The St James Parish Church, venue for the Opening Service of this year’s 146th Diocesan Synod, is one of the most historic churches in Jamaica, dating back to May 6, 1775 when its foundation stone was laid. It apparently replaced an older church, as the Baptismal Registers include entries from 1771.
In 1774, the Parish of St. James was described as “the most thriving district of the island” and. no doubt, the Vestry felt that its capital city deserved a parish church which reflected its prosperous status, and therefore, began to make plans for a new building. The first service in the new church was held on Christmas Day, 1782.

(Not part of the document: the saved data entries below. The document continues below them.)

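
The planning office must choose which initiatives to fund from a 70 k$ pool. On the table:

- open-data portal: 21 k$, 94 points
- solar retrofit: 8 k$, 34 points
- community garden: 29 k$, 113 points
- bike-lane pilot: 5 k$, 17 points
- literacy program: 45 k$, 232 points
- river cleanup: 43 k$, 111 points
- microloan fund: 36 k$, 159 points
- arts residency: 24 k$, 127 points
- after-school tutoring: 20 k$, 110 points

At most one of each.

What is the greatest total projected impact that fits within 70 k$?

359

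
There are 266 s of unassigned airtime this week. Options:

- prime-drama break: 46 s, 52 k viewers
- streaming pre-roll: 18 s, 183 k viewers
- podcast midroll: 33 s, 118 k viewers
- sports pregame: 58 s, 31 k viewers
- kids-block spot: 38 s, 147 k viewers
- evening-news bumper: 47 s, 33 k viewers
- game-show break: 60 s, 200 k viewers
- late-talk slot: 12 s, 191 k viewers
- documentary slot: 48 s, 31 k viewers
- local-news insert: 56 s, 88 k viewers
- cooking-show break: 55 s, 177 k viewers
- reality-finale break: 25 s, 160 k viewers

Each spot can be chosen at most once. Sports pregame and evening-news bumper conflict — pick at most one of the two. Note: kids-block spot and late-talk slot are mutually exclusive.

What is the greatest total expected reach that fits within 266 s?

1117

Density check — late-talk slot 15.92, streaming pre-roll 10.17, reality-finale break 6.40 are the best per s.
Taking streaming pre-roll + podcast midroll + game-show break + late-talk slot + local-news insert + cooking-show break + reality-finale break: 259 s used, 1117 in expected reach.
The closest alternative, prime-drama break + streaming pre-roll + podcast midroll + game-show break + late-talk slot + cooking-show break + reality-finale break, reaches only 1081.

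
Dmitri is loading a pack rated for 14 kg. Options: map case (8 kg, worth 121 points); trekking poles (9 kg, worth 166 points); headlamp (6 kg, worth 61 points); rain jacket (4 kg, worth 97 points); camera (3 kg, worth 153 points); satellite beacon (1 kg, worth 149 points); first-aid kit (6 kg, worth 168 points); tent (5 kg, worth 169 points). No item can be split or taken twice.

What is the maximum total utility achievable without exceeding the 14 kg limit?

568

The ratio ordering already packs tightly: rain jacket + camera + satellite beacon + tent, 13 kg, 568.
Every other selection either busts 14 kg or fails to beat 568.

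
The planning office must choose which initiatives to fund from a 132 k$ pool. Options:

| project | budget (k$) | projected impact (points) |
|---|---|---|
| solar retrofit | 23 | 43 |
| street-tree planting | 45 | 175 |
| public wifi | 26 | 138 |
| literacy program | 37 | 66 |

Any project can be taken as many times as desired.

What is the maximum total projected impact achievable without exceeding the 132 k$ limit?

690

Density check — public wifi 5.31, street-tree planting 3.89, solar retrofit 1.87, literacy program 1.78 are the best per k$.
5×public wifi uses 130 of the 132 k$ and totals 690.
Every other selection either busts 132 k$ or fails to beat 690.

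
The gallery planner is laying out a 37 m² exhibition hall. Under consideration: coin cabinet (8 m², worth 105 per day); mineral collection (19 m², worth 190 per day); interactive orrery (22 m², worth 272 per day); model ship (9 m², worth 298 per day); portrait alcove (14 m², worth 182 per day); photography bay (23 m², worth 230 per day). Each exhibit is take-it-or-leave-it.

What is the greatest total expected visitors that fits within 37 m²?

The ratio heuristic lands on coin cabinet + model ship + portrait alcove (585) but leaves 6 m² idle.
Dropping portrait alcove frees 14 m²; slotting in mineral collection (19 m²) lifts the total to 593 at 36 m².
No other feasible combination exceeds 593.

593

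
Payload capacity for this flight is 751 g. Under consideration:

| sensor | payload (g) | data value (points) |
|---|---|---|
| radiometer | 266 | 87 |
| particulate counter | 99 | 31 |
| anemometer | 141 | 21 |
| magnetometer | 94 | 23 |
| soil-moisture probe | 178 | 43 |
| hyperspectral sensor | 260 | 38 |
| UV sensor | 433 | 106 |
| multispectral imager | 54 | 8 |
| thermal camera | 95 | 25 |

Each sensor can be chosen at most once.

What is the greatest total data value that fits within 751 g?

209

The ratio ordering already packs tightly: radiometer + particulate counter + magnetometer + soil-moisture probe + thermal camera, 732 g, 209.
Runner-up radiometer + particulate counter + anemometer + magnetometer + multispectral imager + thermal camera tops out at 195.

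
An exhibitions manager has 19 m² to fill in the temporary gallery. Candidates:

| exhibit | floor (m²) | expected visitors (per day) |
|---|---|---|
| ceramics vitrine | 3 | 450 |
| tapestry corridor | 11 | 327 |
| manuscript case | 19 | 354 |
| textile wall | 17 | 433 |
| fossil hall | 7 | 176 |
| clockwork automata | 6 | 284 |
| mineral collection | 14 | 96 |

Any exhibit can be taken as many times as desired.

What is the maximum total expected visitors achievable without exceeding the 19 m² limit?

Taking 6×ceramics vitrine: 18 m² used, 2700 in expected visitors.
Every other selection either busts 19 m² or fails to beat 2700.

2700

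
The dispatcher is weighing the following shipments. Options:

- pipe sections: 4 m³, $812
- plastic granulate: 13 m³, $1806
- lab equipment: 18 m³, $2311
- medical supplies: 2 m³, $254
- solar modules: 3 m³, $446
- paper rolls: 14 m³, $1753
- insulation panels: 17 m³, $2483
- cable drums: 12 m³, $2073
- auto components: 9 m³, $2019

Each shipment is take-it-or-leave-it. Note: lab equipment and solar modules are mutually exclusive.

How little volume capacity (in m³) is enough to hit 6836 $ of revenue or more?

40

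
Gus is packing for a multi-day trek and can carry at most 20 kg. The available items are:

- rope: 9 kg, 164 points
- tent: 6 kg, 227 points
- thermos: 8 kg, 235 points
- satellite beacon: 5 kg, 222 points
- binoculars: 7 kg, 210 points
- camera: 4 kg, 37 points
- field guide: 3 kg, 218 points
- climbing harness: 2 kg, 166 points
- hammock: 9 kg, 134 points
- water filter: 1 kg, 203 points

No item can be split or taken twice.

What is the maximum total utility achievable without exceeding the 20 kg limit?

1049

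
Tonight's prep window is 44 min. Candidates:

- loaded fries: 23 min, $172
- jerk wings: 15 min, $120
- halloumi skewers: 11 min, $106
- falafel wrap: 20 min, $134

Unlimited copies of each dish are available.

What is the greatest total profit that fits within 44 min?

Taking 4×halloumi skewers: 44 min used, 424 in profit.
Every other selection either busts 44 min or fails to beat 424.

424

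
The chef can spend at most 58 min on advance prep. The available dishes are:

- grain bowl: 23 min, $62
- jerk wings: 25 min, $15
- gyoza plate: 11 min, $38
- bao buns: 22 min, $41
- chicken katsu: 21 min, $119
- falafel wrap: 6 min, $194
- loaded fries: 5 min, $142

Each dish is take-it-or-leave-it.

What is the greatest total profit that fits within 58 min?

517

Taking the top-ratio dishes first gives gyoza plate + chicken katsu + falafel wrap + loaded fries for 493 (43 min).
Replace gyoza plate with grain bowl: the trade gains 24 net, giving 517 at 55 min.
No other feasible combination exceeds 517.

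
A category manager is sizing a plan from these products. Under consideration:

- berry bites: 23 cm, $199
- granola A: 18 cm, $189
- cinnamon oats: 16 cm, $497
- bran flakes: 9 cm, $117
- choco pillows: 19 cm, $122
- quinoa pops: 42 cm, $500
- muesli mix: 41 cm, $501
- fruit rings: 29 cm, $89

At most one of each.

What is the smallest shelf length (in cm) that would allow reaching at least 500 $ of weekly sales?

25

Look for the lowest-shelf combination reaching 500.
Taking cinnamon oats + bran flakes gives 614 (≥ 500) for 25 cm.
Any bundle with less than 25 cm falls short of 500.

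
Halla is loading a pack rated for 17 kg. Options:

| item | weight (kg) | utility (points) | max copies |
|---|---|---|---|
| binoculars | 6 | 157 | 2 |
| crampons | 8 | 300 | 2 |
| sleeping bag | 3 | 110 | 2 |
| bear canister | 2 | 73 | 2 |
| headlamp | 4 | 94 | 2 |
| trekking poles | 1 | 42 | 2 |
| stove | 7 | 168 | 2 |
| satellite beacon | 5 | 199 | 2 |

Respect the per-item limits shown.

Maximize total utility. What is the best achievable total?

Sleeping bag + bear canister + 2×trekking poles + 2×satellite beacon uses 17 of the 17 kg and totals 665.
Every other selection either busts 17 kg or exceeds an availability limit or fails to beat 665.

665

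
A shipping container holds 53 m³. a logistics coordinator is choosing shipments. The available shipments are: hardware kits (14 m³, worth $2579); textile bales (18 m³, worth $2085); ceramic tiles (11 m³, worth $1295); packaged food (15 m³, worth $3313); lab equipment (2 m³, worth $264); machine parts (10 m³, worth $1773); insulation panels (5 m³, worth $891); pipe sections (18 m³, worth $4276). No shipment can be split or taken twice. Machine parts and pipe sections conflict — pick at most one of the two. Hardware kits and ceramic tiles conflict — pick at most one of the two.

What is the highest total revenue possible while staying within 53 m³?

11059

Hardware kits + packaged food + insulation panels + pipe sections uses 52 of the 53 m³ and totals 11059.
Runner-up hardware kits + packaged food + lab equipment + pipe sections tops out at 10432.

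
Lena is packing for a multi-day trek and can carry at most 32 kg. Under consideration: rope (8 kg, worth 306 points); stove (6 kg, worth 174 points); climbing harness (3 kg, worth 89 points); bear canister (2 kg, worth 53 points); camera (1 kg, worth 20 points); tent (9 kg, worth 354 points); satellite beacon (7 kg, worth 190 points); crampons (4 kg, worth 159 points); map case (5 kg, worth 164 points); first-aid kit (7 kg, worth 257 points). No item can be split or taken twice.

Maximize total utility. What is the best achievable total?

1185

Density check — crampons 39.75, tent 39.33, rope 38.25, first-aid kit 36.71 are the best per kg.
Rope + climbing harness + camera + tent + crampons + first-aid kit uses 32 of the 32 kg and totals 1185.
Runner-up rope + climbing harness + tent + map case + first-aid kit tops out at 1170.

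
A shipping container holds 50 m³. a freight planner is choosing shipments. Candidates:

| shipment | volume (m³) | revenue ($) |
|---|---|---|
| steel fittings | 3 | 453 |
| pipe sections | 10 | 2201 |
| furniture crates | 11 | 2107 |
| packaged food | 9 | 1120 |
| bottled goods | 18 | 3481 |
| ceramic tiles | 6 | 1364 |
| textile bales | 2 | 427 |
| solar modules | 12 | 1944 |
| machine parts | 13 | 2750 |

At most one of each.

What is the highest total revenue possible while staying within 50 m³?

Density check — ceramic tiles 227.33, pipe sections 220.10, textile bales 213.50, machine parts 211.54 are the best per m³.
The ratio heuristic lands on pipe sections + bottled goods + ceramic tiles + textile bales + machine parts (10223) but leaves 1 m³ idle.
The 2 m³ tied up in textile bales is better spent on steel fittings — total rises to 10249 (50 m³).
The closest alternative, pipe sections + bottled goods + ceramic tiles + textile bales + machine parts, reaches only 10223.

10249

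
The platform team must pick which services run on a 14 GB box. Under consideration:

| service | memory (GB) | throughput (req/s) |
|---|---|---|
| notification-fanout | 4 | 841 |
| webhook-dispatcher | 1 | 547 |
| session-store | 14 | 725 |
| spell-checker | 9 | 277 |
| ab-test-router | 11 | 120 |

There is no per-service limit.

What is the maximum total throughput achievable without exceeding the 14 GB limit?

Taking 14×webhook-dispatcher: 14 GB used, 7658 in throughput.
No other feasible combination exceeds 7658.

7658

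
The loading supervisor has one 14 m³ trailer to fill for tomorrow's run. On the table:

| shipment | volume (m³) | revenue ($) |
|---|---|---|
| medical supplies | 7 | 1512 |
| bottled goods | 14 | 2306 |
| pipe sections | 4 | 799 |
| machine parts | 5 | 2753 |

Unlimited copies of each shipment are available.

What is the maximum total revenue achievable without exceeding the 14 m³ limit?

By revenue per m³: machine parts 550.60, medical supplies 216.00, pipe sections 199.75 lead.
Taking pipe sections + 2×machine parts: 14 m³ used, 6305 in revenue.
Every other selection either busts 14 m³ or fails to beat 6305.

6305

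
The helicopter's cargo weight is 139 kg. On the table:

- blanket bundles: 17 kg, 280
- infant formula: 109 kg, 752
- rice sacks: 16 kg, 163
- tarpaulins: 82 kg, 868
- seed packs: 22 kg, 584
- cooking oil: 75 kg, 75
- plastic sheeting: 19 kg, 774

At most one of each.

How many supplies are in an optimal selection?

4

Best achievable people served is 2389.
For example rice sacks + tarpaulins + seed packs + plastic sheeting achieves it, using 139 kg.
Every optimal selection uses 4 supplies.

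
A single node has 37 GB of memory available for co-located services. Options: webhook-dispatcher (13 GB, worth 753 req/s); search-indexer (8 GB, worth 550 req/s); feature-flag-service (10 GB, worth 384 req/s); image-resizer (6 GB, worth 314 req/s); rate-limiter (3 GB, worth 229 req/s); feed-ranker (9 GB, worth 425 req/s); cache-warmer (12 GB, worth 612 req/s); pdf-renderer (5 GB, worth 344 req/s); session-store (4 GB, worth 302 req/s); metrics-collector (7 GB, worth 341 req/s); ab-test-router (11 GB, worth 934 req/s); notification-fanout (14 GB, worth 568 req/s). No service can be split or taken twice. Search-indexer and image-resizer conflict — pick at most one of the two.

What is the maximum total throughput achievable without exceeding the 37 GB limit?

2581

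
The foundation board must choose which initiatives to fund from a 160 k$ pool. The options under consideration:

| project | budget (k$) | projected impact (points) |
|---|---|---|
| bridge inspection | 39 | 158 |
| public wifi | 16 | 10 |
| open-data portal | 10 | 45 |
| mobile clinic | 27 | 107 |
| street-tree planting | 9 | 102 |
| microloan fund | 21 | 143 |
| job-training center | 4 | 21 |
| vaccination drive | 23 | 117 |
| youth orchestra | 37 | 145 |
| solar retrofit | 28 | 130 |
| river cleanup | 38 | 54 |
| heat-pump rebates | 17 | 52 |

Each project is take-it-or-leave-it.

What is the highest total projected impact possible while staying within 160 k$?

810

Filling by ratio: bridge inspection + open-data portal + street-tree planting + microloan fund + job-training center + vaccination drive + solar retrofit + heat-pump rebates for 768, with 9 k$ left unused.
Dropping bridge inspection and heat-pump rebates frees 56 k$; slotting in mobile clinic + youth orchestra (64 k$) lifts the total to 810 at 159 k$.
Runner-up bridge inspection + open-data portal + mobile clinic + street-tree planting + microloan fund + vaccination drive + solar retrofit tops out at 802.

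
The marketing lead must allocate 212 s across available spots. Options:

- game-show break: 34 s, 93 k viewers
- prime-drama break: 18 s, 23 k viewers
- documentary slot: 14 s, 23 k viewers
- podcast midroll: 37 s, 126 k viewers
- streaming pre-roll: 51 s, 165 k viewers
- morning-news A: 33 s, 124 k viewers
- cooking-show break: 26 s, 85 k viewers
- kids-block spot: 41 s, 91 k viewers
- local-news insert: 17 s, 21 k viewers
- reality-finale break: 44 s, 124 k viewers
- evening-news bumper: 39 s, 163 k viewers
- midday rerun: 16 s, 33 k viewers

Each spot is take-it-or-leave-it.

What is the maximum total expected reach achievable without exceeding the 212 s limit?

Taking the top-ratio spots first gives podcast midroll + streaming pre-roll + morning-news A + cooking-show break + evening-news bumper + midday rerun for 696 (202 s).
Replace cooking-show break with game-show break: the trade gains 8 net, giving 704 at 210 s.
No other feasible combination exceeds 704.

704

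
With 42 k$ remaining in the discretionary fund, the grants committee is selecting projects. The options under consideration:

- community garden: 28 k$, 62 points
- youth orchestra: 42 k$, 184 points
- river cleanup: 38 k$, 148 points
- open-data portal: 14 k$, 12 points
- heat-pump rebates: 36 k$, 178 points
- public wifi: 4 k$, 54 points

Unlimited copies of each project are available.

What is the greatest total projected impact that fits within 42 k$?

10×public wifi uses 40 of the 42 k$ and totals 540.

540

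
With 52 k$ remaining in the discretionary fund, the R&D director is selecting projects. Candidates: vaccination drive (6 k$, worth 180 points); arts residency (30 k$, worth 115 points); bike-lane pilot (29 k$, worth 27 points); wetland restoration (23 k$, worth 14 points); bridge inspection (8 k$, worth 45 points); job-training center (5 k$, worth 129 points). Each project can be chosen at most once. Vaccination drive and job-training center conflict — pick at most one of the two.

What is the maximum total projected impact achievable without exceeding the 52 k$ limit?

Vaccination drive + arts residency + bridge inspection uses 44 of the 52 k$ and totals 340.
Next best is vaccination drive + arts residency at 295 (36 k$) — short by 45.

340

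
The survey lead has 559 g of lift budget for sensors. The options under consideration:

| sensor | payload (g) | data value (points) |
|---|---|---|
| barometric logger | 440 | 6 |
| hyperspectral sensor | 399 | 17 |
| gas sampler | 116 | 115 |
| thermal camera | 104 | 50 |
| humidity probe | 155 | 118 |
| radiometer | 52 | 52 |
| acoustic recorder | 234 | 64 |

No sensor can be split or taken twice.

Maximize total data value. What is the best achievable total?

349

A density-first pass picks gas sampler + thermal camera + humidity probe + radiometer — 335 at 427 g.
Dropping thermal camera frees 104 g; slotting in acoustic recorder (234 g) lifts the total to 349 at 557 g.
Next best is gas sampler + thermal camera + humidity probe + radiometer at 335 (427 g) — short by 14.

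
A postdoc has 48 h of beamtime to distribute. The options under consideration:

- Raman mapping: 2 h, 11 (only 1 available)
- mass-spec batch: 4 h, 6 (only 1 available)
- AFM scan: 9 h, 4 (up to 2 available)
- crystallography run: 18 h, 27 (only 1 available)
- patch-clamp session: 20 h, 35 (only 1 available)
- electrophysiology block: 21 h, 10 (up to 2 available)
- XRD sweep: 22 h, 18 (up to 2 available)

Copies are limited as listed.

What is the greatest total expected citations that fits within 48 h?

79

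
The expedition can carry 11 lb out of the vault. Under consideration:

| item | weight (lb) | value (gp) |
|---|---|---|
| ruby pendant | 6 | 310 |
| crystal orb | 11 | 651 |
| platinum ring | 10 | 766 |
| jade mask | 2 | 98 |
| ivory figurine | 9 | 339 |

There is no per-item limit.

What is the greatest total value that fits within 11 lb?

766

Ranking by ratio (value/lb): platinum ring 76.60, crystal orb 59.18, ruby pendant 51.67.
Best packing: platinum ring — 10 lb, 766 total.
That's the maximum — no swap from here does better than 766.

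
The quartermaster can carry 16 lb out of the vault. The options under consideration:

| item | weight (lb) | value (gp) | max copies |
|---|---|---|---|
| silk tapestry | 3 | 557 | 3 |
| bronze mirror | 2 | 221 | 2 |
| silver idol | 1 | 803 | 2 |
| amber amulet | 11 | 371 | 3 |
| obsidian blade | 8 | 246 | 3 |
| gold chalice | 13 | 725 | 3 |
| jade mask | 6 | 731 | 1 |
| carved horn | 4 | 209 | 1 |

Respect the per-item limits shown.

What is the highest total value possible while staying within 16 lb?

3719

By value per lb: silver idol 803.00, silk tapestry 185.67, jade mask 121.83, bronze mirror 110.50 lead.
Best packing: 3×silk tapestry + 2×bronze mirror + 2×silver idol — 15 lb, 3719 total.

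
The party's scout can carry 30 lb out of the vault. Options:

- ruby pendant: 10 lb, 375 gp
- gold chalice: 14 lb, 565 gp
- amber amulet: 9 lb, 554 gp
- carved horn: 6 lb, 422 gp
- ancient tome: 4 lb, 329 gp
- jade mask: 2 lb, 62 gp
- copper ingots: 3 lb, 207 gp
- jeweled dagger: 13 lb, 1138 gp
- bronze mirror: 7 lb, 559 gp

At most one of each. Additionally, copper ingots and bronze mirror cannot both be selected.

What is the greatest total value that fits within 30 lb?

By value per lb: jeweled dagger 87.54, ancient tome 82.25, bronze mirror 79.86, carved horn 70.33 lead.
Carved horn + ancient tome + jeweled dagger + bronze mirror uses 30 of the 30 lb and totals 2448.
An exhaustive check of the 512 subsets confirms 2448.

2448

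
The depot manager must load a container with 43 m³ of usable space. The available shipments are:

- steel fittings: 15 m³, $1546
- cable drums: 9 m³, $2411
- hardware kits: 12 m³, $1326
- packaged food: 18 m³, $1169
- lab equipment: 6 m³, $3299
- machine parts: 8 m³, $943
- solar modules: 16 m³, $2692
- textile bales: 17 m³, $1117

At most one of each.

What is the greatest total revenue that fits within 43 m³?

9728

By revenue per m³: lab equipment 549.83, cable drums 267.89, solar modules 168.25, machine parts 117.88 lead.
Taking the top-ratio shipments first gives cable drums + lab equipment + machine parts + solar modules for 9345 (39 m³).
Dropping machine parts frees 8 m³; slotting in hardware kits (12 m³) lifts the total to 9728 at 43 m³.
That's the maximum — no swap from here does better than 9728.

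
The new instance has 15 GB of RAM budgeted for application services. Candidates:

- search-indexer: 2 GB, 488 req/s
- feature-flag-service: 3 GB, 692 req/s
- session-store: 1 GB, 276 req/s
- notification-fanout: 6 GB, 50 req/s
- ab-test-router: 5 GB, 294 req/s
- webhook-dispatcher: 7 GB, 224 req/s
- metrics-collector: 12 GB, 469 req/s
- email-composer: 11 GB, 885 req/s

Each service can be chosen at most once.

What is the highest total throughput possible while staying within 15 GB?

Density check — session-store 276.00, search-indexer 244.00, feature-flag-service 230.67 are the best per GB.
Filling by ratio: search-indexer + feature-flag-service + session-store + ab-test-router for 1750, with 4 GB left unused.
The 7 GB tied up in search-indexer and ab-test-router is better spent on email-composer — total rises to 1853 (15 GB).
Runner-up search-indexer + feature-flag-service + session-store + ab-test-router tops out at 1750.

1853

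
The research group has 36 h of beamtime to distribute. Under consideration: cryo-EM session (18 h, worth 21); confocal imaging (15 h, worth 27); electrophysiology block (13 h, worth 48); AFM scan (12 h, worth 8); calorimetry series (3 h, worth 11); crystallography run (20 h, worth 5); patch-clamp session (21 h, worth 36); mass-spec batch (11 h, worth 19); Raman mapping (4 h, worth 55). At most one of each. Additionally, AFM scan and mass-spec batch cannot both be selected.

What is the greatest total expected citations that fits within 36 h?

141

Taking confocal imaging + electrophysiology block + calorimetry series + Raman mapping: 35 h used, 141 in expected citations.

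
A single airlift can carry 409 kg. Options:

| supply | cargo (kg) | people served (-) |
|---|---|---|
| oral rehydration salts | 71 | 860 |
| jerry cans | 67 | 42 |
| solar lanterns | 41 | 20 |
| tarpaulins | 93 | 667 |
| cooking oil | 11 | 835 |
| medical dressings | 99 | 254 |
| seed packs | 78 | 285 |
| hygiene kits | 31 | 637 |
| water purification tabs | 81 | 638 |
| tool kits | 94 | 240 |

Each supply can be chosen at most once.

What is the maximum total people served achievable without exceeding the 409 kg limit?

Density check — cooking oil 75.91, hygiene kits 20.55, oral rehydration salts 12.11 are the best per kg.
Oral rehydration salts + solar lanterns + tarpaulins + cooking oil + seed packs + hygiene kits + water purification tabs uses 406 of the 409 kg and totals 3942.

3942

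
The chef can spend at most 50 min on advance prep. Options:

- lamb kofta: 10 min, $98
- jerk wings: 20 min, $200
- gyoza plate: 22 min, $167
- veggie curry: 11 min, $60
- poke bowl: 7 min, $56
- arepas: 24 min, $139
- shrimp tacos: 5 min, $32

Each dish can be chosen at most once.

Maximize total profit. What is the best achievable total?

423

Density check — jerk wings 10.00, lamb kofta 9.80, poke bowl 8.00, gyoza plate 7.59 are the best per min.
A density-first pass picks lamb kofta + jerk wings + poke bowl + shrimp tacos — 386 at 42 min.
Dropping lamb kofta and shrimp tacos frees 15 min; slotting in gyoza plate (22 min) lifts the total to 423 at 49 min.
The spare 1 min is too small for any remaining dish, and no exchange beats 423.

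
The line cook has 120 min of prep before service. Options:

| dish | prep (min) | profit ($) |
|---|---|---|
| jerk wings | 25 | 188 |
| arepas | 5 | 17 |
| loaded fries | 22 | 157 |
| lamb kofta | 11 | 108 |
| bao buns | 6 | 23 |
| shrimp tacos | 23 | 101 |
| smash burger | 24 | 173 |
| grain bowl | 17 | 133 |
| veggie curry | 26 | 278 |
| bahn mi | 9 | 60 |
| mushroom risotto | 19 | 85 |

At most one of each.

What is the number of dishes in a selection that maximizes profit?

6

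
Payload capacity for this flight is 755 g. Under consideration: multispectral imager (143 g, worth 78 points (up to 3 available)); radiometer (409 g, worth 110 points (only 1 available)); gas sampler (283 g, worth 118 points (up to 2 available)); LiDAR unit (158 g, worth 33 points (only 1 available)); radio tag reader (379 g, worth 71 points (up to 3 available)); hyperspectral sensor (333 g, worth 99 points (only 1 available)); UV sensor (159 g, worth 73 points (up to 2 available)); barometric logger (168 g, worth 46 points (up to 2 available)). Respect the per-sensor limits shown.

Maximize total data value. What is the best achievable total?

Best packing: 3×multispectral imager + 2×UV sensor — 747 g, 380 total.
Every other selection either busts 755 g or exceeds an availability limit or fails to beat 380.

380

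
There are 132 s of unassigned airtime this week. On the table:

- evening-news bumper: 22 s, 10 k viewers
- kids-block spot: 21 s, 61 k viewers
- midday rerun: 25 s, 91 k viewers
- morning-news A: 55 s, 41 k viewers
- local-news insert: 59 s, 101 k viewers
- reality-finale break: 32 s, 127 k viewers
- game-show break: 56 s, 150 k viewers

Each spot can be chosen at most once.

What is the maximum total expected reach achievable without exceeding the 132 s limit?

368

The ratio heuristic lands on evening-news bumper + kids-block spot + midday rerun + reality-finale break (289) but leaves 32 s idle.
The 43 s tied up in evening-news bumper and kids-block spot is better spent on game-show break — total rises to 368 (113 s).
Runner-up evening-news bumper + kids-block spot + reality-finale break + game-show break tops out at 348.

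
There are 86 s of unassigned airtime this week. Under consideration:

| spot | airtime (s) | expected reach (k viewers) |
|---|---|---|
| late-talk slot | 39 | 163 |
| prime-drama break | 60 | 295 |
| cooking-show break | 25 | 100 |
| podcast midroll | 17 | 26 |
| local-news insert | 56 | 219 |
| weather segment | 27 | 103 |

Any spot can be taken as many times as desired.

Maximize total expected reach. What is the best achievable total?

395

Best packing: prime-drama break + cooking-show break — 85 s, 395 total.
The spare 1 s is too small for any remaining spot, and no exchange beats 395.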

The building is Georgian in style, built of white limestone, and it is in the shape of a Greek cross – it has four equal aisles – with a tower in the west. The Church houses many beautiful monuments and many of them were produced by the famous British sculptor, John Bacon. Perhaps the best known is the memorial to Mrs. Rosa Palmer of Rose Hall, commissioned by her widower, the Hon John Palmer, in 1794.
The St. James Parish Church has suffered many misfortunes over the years. In the early 20th century, fire did significant damage to the building, but the most serious loss was caused by the earthquake of March 1957. The Church was virtually rebuilt and to the same design. The rededication ceremony was held on September 23, 1959.
Apart from Synod Services, the St. James Parish Church has hosted several important Diocesan events. These include the consecration of the Suffragan Bishops of Montego Bay, the last one being the Rt. Rev. Leon Golding on November 16, 2012. A few days prior to that, it was also the venue for the Opening Service of the 38th Triennial Provincial Synod.